To conclude, the current study revealed the population structure of a set of tropical
japonica accessions sourced worldwide, which indicated dispersion from a common region in Asia. Most of these tropical
japonica lines possessed NPT characteristics in various combinations, indicating their potential usefulness in pre-breeding to develop superior parental lines for hybrid development as well as in recombination breeding with
indica types.
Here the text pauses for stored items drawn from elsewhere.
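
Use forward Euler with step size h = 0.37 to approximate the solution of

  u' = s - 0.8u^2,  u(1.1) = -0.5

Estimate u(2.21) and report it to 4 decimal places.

1.0092

Euler: u_{n+1} = u_n + h·f(s_n, u_n).
s=1.100000, u=-0.500000: f=0.900000 → u ← -0.500000 + 0.37·0.900000 = -0.167000
s=1.470000, u=-0.167000: f=1.447689 → u ← -0.167000 + 0.37·1.447689 = 0.368645
s=1.840000, u=0.368645: f=1.731281 → u ← 0.368645 + 0.37·1.731281 = 1.009219
u(2.21) ≈ 1.0092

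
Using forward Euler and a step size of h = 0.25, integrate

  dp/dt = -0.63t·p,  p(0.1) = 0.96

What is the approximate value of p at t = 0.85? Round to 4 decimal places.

0.8084

Euler: p_{n+1} = p_n + h·f(t_n, p_n).
t=0.100000, p=0.960000: f=-0.060480 → p ← 0.960000 + 0.25·(-0.060480) = 0.944880
t=0.350000, p=0.944880: f=-0.208346 → p ← 0.944880 + 0.25·(-0.208346) = 0.892793
t=0.600000, p=0.892793: f=-0.337476 → p ← 0.892793 + 0.25·(-0.337476) = 0.808425
p(0.85) ≈ 0.8084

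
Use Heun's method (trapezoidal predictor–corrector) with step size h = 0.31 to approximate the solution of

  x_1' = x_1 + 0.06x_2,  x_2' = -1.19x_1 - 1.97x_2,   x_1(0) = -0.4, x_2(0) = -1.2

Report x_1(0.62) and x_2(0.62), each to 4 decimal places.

-0.7686, -0.1456

Heun on (x_1,x_2): k1 = f(x_n, state_n); k2 = f(x_n + h, state_n + h·k1); state_{n+1} = state_n + (h/2)·(k1 + k2).
0.000000: (-0.400000, -1.200000)
  k1 = (-0.472000, 2.840000)
  predictor → (-0.546320, -0.319600)
  k2 = (-0.565496, 1.279733)
  → (-0.560812, -0.561441)
0.310000: (-0.560812, -0.561441)
  k1 = (-0.594498, 1.773406)
  predictor → (-0.745106, -0.011686)
  k2 = (-0.745808, 0.909697)
  → (-0.768559, -0.145560)
(x_1(0.62), x_2(0.62)) ≈ (-0.7686, -0.1456)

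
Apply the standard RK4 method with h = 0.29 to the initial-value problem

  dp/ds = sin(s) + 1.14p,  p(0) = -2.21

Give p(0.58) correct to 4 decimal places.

-4.0739

RK4: k1 = f(s_n, p_n); k2 = f(s_n + h/2, p_n + (h/2)·k1); k3 = f(s_n + h/2, p_n + (h/2)·k2); k4 = f(s_n + h, p_n + h·k3); p_{n+1} = p_n + (h/6)·(k1 + 2k2 + 2k3 + k4).
s=0.000000, p=-2.210000:
  k1 = f(0.000000, -2.210000) = -2.519400
  k2 = f(0.145000, -2.575313) = -2.791364
  k3 = f(0.145000, -2.614748) = -2.836320
  k4 = f(0.290000, -3.032533) = -3.171135
  p ← -2.210000 + (0.29/6)·(k1 + 2k2 + 2k3 + k4) = -3.029052
s=0.290000, p=-3.029052:
  k1 = f(0.290000, -3.029052) = -3.167167
  k2 = f(0.435000, -3.488291) = -3.555242
  k3 = f(0.435000, -3.544562) = -3.619390
  k4 = f(0.580000, -4.078675) = -4.101666
  p ← -3.029052 + (0.29/6)·(k1 + 2k2 + 2k3 + k4) = -4.073927
p(0.58) ≈ -4.0739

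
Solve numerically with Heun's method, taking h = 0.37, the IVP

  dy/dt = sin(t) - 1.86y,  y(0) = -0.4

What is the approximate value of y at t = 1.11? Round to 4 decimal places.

Heun: k1 = f(t_n, y_n); k2 = f(t_n + h, y_n + h·k1); y_{n+1} = y_n + (h/2)·(k1 + k2).
t=0.000000, y=-0.400000:
  k1 = f(0.000000, -0.400000) = 0.744000
  k2 = f(0.370000, -0.124720) = 0.593595
  y ← -0.400000 + (0.37/2)·(0.744000 + 0.593595) = -0.152545
t=0.370000, y=-0.152545:
  k1 = f(0.370000, -0.152545) = 0.645349
  k2 = f(0.740000, 0.086234) = 0.513892
  y ← -0.152545 + (0.37/2)·(0.645349 + 0.513892) = 0.061915
t=0.740000, y=0.061915:
  k1 = f(0.740000, 0.061915) = 0.559127
  k2 = f(1.110000, 0.268792) = 0.395746
  y ← 0.061915 + (0.37/2)·(0.559127 + 0.395746) = 0.238566
y(1.11) ≈ 0.2386

0.2386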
Particularly, traits such as long panicles and high grain numbers found among several lines could be useful for breeding for higher yield. With a high level of crossability of some of these lines with an
indica genotype, Pusa 44 has already been assessed [
7,
9] and the presence of fertility-restoring genes
Rf3 and
Rf4 for the wild-abortive (WA) cytoplasm has been reported. It would be of interest to assess the level of WC properties in these lines. The consolidation of genetic characteristics hitherto available on these tropical
japonica lines sheds light on their potential use in rice improvement, especially in parental line development for hybrid breeding as well as for recombination breeding.